Hello, Barry.  Long time no talk! :-)

`_(STRING)' is two-fold.  First, it marks STRING for extraction and later
insertion in some generated POT file.  Second, it is a nickname for the
`gettext' function or alike, that will translate STRING at run time given
that a translation file provides a translation.

Experience taught us that this is not always adequate.  We sometimes need
to delay a translation.  That is, we might use `_(VARIABLE)', with VARIABLE
being first assigned some translatable string elsewhere in the program.
Since VARIABLE is not a string, it does not get extracted into a POT file.
But those strings which could get assigned to VARIABLE are not extracted
either, because they are not marked.  You understand that they were marked
with `_(STRING)', they would get translated prematurely.

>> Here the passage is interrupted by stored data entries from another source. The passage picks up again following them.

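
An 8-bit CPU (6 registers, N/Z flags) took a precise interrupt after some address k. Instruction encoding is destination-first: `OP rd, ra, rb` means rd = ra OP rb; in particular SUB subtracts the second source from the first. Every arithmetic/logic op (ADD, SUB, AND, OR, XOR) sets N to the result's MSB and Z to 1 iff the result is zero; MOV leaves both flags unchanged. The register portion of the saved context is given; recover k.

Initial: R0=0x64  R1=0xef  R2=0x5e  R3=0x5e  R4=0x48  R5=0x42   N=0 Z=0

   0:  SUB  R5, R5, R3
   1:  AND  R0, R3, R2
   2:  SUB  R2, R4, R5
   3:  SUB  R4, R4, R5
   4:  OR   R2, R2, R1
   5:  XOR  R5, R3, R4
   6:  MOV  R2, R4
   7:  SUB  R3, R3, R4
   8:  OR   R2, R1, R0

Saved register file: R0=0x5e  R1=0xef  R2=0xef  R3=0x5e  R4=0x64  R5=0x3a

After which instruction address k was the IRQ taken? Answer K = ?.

after  0: R0=0x64 R1=0xef R2=0x5e R3=0x5e R4=0x48 R5=0xe4  N=1 Z=0
after  1: R0=0x5e R1=0xef R2=0x5e R3=0x5e R4=0x48 R5=0xe4  N=0 Z=0
after  2: R0=0x5e R1=0xef R2=0x64 R3=0x5e R4=0x48 R5=0xe4  N=0 Z=0
after  3: R0=0x5e R1=0xef R2=0x64 R3=0x5e R4=0x64 R5=0xe4  N=0 Z=0
after  4: R0=0x5e R1=0xef R2=0xef R3=0x5e R4=0x64 R5=0xe4  N=1 Z=0
after  5: R0=0x5e R1=0xef R2=0xef R3=0x5e R4=0x64 R5=0x3a  N=0 Z=0
-- IRQ taken; context saved, return-PC = 6 --

K = 5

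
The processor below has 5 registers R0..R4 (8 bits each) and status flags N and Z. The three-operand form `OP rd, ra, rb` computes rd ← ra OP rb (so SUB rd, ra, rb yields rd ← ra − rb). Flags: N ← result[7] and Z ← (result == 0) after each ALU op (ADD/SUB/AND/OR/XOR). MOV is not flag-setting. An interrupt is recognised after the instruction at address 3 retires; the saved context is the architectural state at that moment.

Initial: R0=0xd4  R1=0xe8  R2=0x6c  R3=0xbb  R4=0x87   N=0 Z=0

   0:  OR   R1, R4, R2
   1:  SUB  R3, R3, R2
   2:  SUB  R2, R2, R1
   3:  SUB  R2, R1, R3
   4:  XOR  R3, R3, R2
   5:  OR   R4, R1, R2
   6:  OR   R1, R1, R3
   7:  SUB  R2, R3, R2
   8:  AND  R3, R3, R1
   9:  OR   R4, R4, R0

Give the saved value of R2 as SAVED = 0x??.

after  0: R0=0xd4 R1=0xef R2=0x6c R3=0xbb R4=0x87  N=1 Z=0
after  1: R0=0xd4 R1=0xef R2=0x6c R3=0x4f R4=0x87  N=0 Z=0
after  2: R0=0xd4 R1=0xef R2=0x7d R3=0x4f R4=0x87  N=0 Z=0
after  3: R0=0xd4 R1=0xef R2=0xa0 R3=0x4f R4=0x87  N=1 Z=0
-- IRQ taken; context saved, return-PC = 4 --

SAVED = 0xa0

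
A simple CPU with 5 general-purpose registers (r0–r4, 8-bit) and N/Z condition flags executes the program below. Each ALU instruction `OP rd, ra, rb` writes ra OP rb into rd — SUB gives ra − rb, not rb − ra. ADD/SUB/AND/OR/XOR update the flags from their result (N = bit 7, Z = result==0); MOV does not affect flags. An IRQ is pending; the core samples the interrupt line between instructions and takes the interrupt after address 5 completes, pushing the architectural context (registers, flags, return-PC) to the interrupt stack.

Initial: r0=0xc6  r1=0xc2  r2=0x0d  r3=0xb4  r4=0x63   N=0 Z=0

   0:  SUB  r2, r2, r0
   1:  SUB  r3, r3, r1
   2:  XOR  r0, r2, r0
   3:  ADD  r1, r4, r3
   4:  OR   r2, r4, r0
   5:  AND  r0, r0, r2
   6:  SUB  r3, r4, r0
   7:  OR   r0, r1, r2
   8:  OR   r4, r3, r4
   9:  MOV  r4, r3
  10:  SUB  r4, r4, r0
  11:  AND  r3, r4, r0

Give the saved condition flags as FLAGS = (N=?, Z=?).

after  0: r0=0xc6 r1=0xc2 r2=0x47 r3=0xb4 r4=0x63  N=0 Z=0
after  1: r0=0xc6 r1=0xc2 r2=0x47 r3=0xf2 r4=0x63  N=1 Z=0
after  2: r0=0x81 r1=0xc2 r2=0x47 r3=0xf2 r4=0x63  N=1 Z=0
after  3: r0=0x81 r1=0x55 r2=0x47 r3=0xf2 r4=0x63  N=0 Z=0
after  4: r0=0x81 r1=0x55 r2=0xe3 r3=0xf2 r4=0x63  N=1 Z=0
after  5: r0=0x81 r1=0x55 r2=0xe3 r3=0xf2 r4=0x63  N=1 Z=0
-- IRQ taken; context saved, return-PC = 6 --

FLAGS = (N=1, Z=0)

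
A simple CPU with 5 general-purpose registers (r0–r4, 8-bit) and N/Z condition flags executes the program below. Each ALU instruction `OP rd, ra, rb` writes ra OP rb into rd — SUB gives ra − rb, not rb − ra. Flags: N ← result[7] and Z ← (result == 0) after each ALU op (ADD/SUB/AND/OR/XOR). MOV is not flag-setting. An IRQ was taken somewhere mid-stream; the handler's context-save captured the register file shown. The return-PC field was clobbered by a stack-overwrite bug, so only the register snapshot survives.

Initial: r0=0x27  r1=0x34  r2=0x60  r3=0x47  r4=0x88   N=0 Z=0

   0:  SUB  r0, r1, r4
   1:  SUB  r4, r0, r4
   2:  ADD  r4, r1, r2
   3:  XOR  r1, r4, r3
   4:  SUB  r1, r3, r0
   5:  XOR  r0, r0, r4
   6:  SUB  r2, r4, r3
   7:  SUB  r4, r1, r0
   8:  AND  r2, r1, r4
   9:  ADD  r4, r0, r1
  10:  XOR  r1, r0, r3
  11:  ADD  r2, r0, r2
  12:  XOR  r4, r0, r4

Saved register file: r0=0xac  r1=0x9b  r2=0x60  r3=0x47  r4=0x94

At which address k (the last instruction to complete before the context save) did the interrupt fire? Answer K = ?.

K = 4

after  0: r0=0xac r1=0x34 r2=0x60 r3=0x47 r4=0x88  N=1 Z=0
after  1: r0=0xac r1=0x34 r2=0x60 r3=0x47 r4=0x24  N=0 Z=0
after  2: r0=0xac r1=0x34 r2=0x60 r3=0x47 r4=0x94  N=1 Z=0
after  3: r0=0xac r1=0xd3 r2=0x60 r3=0x47 r4=0x94  N=1 Z=0
after  4: r0=0xac r1=0x9b r2=0x60 r3=0x47 r4=0x94  N=1 Z=0
-- IRQ taken; context saved, return-PC = 5 --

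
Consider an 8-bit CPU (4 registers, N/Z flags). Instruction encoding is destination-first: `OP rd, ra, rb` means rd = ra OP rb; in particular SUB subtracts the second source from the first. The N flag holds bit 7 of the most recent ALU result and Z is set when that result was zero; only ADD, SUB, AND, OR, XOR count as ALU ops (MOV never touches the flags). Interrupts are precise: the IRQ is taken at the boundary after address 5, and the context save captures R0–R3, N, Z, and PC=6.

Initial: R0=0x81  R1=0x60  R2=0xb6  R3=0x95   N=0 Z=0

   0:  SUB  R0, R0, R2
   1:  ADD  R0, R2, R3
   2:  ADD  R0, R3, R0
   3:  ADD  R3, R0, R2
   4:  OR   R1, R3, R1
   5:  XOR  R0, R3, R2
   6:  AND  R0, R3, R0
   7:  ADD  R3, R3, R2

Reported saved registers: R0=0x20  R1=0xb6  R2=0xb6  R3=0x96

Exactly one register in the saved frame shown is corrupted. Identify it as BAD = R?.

BAD = R1

after  0: R0=0xcb R1=0x60 R2=0xb6 R3=0x95  N=1 Z=0
after  1: R0=0x4b R1=0x60 R2=0xb6 R3=0x95  N=0 Z=0
after  2: R0=0xe0 R1=0x60 R2=0xb6 R3=0x95  N=1 Z=0
after  3: R0=0xe0 R1=0x60 R2=0xb6 R3=0x96  N=1 Z=0
after  4: R0=0xe0 R1=0xf6 R2=0xb6 R3=0x96  N=1 Z=0
after  5: R0=0x20 R1=0xf6 R2=0xb6 R3=0x96  N=0 Z=0
-- IRQ taken; context saved, return-PC = 6 --
mismatch: R1: reported 0xb6 vs actual 0xf6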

All this to say that there is a need for marking strings in such a way that
they will be extracted into POT files, but otherwise untouched by Python.
That is, the way to mark string should be a Python no-operation, and ideally,
should not alter the Python language.

The only simple Python no-operation I know is the unary prefix `+', and my
intuition tells me that it might have been dangerous to use it for marking
delayed translation strings.  Using prefixes like i"STRING" or t"STRING"
(for "i"nternationalisable or "t"ranslatable) would require a modification
to Python.

So, I came with the simple idea to play a bit with the fact that Python folds
a succession of constant strings into a single one at compilation time.
The idea is to prefix a translatable string, when it is used outside the
usual `_(STRING)' idiom, by an empty string of the other kind, like this:

   Exemple         Type         For extractor

   'TEXT'          1-quoted     not marked
   "TEXT"          2-quoted     not marked
   '''TEXT'''      3-quoted     not marked
   ''"TEXT"        4-quoted     marked
   ""'TEXT'        5-quoted     marked
   """TEXT"""      6-quoted     not marked
   ""'''TEXT'''    7-quoted     marked
   ''"""TEXT"""    8-quoted     marked

Of course, the idea of using the empty string "of the other kind" is to
avoid ambiguity: prefixing '' to 'TEXT' would produce '''TEXT', which just
cannot work.  I agree that for 7-quoted and 8-quoted strings, it is not
really required to use the empty string of the other kind, using an empty
string of the same kind would work without problem.  I suggest we keep
"of the other kind" for 7-quoted and 8-quoted for being more consistent.

> The scripts however should have both _() and docstrings extracted,
> since the module docstrings include usage text.

In fact, I think that even within a single module, some docstrings should
be considered translatable, while some other docstrings should not be.
Considering the choice has to be per whole module at a time, is too gross.
This goes almost without saying.  One should not feel compelled to avoid
docstrings for internal or service functions within a module, merely to
avoid having them spuriously extracted, and later, uselessly translated.

> Does anybody have any suggestions or better ideas?

I would be tempted to suggest that we merely use delayed string marking,
using the convention above (like in 4-quoted, 5-quoted, 7-quoted or 8-quoted)
for docstrings meant to be translated.  Such strings would be extracted
no matter what, in docstring position of not.

An option to `pygettext' might exist to extract all docstrings, whether
marked as delayed strings or not, but I would guess this is an interim
solution which is not to be satisfying in the long term.  Best is to
mark translatable strings precisely, either using immediate `_(STRING)'
or delayed translation.

One problem is that Python does not seem to automatically concatenate a
sequence of strings as a single one, when in docstring position.  We might
consider this as a Python bug: repairing that bug would not really change
the language, and would allow delayed marking of translation strings.

Let me present the set of suggestions, in this message, as having a minimal
impact on Python, yet being pretty flexible in what it would allow us to do.

-- 
François Pinard   http://www.iro.umontreal.ca/~pinard